L’australiano Michael Rogers conquista la sua seconda vittoria sullo Zoncolan (dopo quella di Savona) al termine di una lunga fuga che comprendeva inizialmente una quindicina di corridori, poi sulla salita finale sono rimasti assieme all’australiano Franco Pellizzotti e Francesco Bongiorno che si sono staccati nei chilometri successivi anche a causa di un tifoso che ha disturbato Bongiorno e gli ha fatto perdere alcuni metri decisivi, favorendo così la fuga di Rogers verso il successo di tappa.

Gli uomini di classifica non sono riusciti a recuperare gli oltre cinque minuti di ritardo dai fuggitivi e si sono limitati a muoversi nel finale, con la maglia rosa Quintana e Rigoberto Uran che hanno guadagnato una quindicina di secondi su Aru, Rolland, Pozzovivo e Majka mentre Evans ha perduto altro terreno ed ha ceduto altri tre minuti e mezzo in classifica.
Adesso possiamo dire che Nairo Quintana ha praticamente vinto il 97° Giro d’Italia e domani festeggerà il trionfo a Trieste al termine dell’ultima tappa (che darà l’ultima occasione ai velocisti rimasti) assieme a Rigoberto Uran secondo (anche quest’anno) a 3’07” ed a uno straordinario Fabio Aru che chiude al terzo posto a 4’04” ed ha compiuto il tanto atteso salto di qualità che tutti si aspettavano.

Tra gli altri corridori di classifica che meritano di essere ricordati ci sono il francese Pierre Rolland quarto a 5’46”, un grande Domenico Pozzovivo quinto a 6’42”, il polacco Rafael Majka settimo a 7’13”, l’olandese Wilco Kelderman ottavo a 11’09”, l’australiano Cadel Evans nono a 12’00”, il croato Robert Kišerlovski decimo a 15’49” ed un coraggioso Ivan Basso quindicesimo a 32’08” i quali hanno lottato con forza coraggio e determinazione tutti i giorni per giocarsi fino in fondo le loro possibilita’di giungere al successo finale.

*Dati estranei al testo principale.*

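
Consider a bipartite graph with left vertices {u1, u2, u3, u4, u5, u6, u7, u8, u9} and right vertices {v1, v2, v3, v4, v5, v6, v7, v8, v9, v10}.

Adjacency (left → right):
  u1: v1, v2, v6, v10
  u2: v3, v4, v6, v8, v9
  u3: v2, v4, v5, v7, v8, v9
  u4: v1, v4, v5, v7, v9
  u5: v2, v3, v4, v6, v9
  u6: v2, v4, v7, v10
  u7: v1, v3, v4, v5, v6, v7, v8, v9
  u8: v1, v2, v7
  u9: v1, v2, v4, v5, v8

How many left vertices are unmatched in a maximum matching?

One maximum matching: u1→v1, u2→v8, u3→v4, u4→v5, u5→v3, u6→v10, u7→v6, u8→v7, u9→v2.
This saturates every left vertex, so 9 is the maximum.
That matches 9 of the 9, leaving 0 unmatched; no matching can do better.

0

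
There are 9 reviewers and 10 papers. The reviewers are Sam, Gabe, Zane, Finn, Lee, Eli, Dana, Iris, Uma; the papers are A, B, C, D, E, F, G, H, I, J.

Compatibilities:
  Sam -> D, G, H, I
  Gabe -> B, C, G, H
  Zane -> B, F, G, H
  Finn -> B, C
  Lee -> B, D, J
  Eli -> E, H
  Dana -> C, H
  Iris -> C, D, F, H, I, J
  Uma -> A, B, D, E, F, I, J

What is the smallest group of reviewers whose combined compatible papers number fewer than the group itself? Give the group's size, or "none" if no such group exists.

A matching saturating every reviewer exists, for instance Sam→I, Gabe→G, Zane→F, Finn→B, Lee→D, Eli→E, Dana→C, Iris→H, Uma→J.
By Hall's marriage theorem, this means |N(S)| ≥ |S| for every subset S, so no violating subset exists.

none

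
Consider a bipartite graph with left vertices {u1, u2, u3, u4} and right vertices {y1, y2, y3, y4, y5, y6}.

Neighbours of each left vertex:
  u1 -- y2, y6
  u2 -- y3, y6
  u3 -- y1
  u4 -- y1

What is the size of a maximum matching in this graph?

A valid assignment of size 3: u1–y2, u2–y3, u3–y1.
The set {u3, u4} has only 1 neighbour ({y1}), so by Hall's theorem at most 3 of the 4 left vertices can be matched.

3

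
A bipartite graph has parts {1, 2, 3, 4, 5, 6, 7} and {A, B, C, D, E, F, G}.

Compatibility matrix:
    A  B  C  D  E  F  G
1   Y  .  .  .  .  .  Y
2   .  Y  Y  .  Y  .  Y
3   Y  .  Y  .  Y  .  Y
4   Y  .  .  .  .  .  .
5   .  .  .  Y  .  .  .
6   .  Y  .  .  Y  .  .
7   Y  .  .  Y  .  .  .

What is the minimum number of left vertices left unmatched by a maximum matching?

One maximum matching: 1–G, 2–E, 3–C, 4–A, 5–D, 6–B.
The set {4, 5, 7} has only 2 neighbours ({A, D}), so by Hall's theorem at most 6 of the 7 left vertices can be matched.
That matches 6 of the 7, leaving 1 unmatched; no matching can do better.

1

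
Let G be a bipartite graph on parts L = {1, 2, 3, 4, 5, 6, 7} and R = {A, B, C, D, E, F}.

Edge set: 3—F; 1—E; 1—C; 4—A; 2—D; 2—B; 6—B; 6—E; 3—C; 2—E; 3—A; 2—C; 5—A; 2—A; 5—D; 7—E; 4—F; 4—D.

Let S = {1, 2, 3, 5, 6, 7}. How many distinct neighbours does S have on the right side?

The union of neighbours of {1, 2, 3, 5, 6, 7} is {A, B, C, D, E, F}, which has 6 elements.
Since |N(S)| = 6 ≥ |S| = 6, Hall's condition holds for this subset.

6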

Oggi inoltre abbiamo assistito al più grande spettacolo offerto dai tifosi grazie allo Zoncolan la cui forma sembra quello di uno stadio i cui spalti erano enormemente gremiti di gente in festa nonostante ancora una volta (come detto in precedenza) ci siano stati alcuni facinorosi che si sono distinti per le loro azioni di disturbo alla corsa.